A protester was arrested near the Western Wall in Israel this week. But this was no ordinary activist. This was a Conservative rabbi, Baruch Zeilicovich, from Fort Worth, Tex. His crime? Unfurling a banner with some of his rabbinical colleagues next to the Kotel that says: “The wall belongs to us all.”

Zeilicovich was arrested Tuesday, Feb. 10, and briefly detained by police because he did not have a permit to put up the banner.

The rabbis who joined him wanted to protest current construction taking place at the Wall. As those who have visited the Kotel know, the area up against it is segregated into men’s and women’s prayer sections. Over the years, men and women who have chosen to pray together must stand a distance away from the Wall, and even then, risk incurring the wrath of the fervently religious who have thrown garbage — or worse — at them.

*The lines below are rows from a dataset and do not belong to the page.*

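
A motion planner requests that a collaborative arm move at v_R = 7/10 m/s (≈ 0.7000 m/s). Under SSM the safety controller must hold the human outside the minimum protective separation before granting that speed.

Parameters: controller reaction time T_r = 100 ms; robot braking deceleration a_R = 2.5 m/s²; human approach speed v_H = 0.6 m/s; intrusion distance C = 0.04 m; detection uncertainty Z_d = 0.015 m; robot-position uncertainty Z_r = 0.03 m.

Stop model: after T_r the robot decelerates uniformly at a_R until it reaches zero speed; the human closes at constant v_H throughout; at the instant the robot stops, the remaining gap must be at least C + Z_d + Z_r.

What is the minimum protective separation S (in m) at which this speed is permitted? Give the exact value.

S_min = 481/1000 m = 0.4810 m

stop time T_s = (7/10)/(5/2) = 0.2800 s
robot in T_r: 0.7000·0.1000 = 0.0700 m
braking distance = 0.7000²/(2·2.5000) = 0.0980 m
human over T_r+T_s: 0.6000·(0.1000+0.2800) = 0.2280 m
C+Z_d+Z_r = 0.0400+0.0150+0.0300 = 0.0850 m
S_min ≈ 0.0700+0.0980+0.2280+0.0850  ⇒  S_min = 481/1000 m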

Now, the Orthodox authorities who control the Wall are doubling the size of the men’s and women’s sections, which means mixed-gender groups will have little, if any, room to pray there at all.

The Conservative rabbis, in Jerusalem for the annual convention of the movement’s Rabbinical Assembly, say the move to extend the gender-segregated prayer area is part of an attempt to further monopolize Jewish life in Israel by the Orthodox. The Orthodox keepers of the Wall deny that.

Rabbi Shmuel Rabinowitz, the administrator of Jewish holy sites including the Wall, defended his decision to extend the gender-segregated area, saying it was done to accommodate an increase in worshippers — not as a slight to non-Orthodox religious movements.

But the Conservative rabbis aren’t buying that.

“It sends a message that Reform, Conservative, and egalitarian groups in general, including Orthodox egalitarian groups, are not welcome anymore,” said Paul Arberman, a rabbi in Netanya originally from Brooklyn.

In the ongoing fight of the Jews versus the Jews, lawyers for the Conservative movement say the Orthodox authorities began construction without consulting anyone. The Orthodox apparently tried to do the same in 2000 and again in 2003, but they had to cease when the Conservative movement put a stop to it. The Conservative movement, once again, may soon resort to the courts.

At a time when American Jews are staying away from Israel because of terrorism, this move doesn’t exactly send out a message that they are welcome. We would hope there could be more of an effort to allow the non-Orthodox to pray in the way they find most meaningful.

As another Conservative rabbi, Richard Hammerman of Toms River, N.J., put it, “They are gradually trying to make it more difficult for people to lead normal lives, where men and women live side by side. We don’t want a Khomeini state. We did not fight and die for a medieval shtetl.”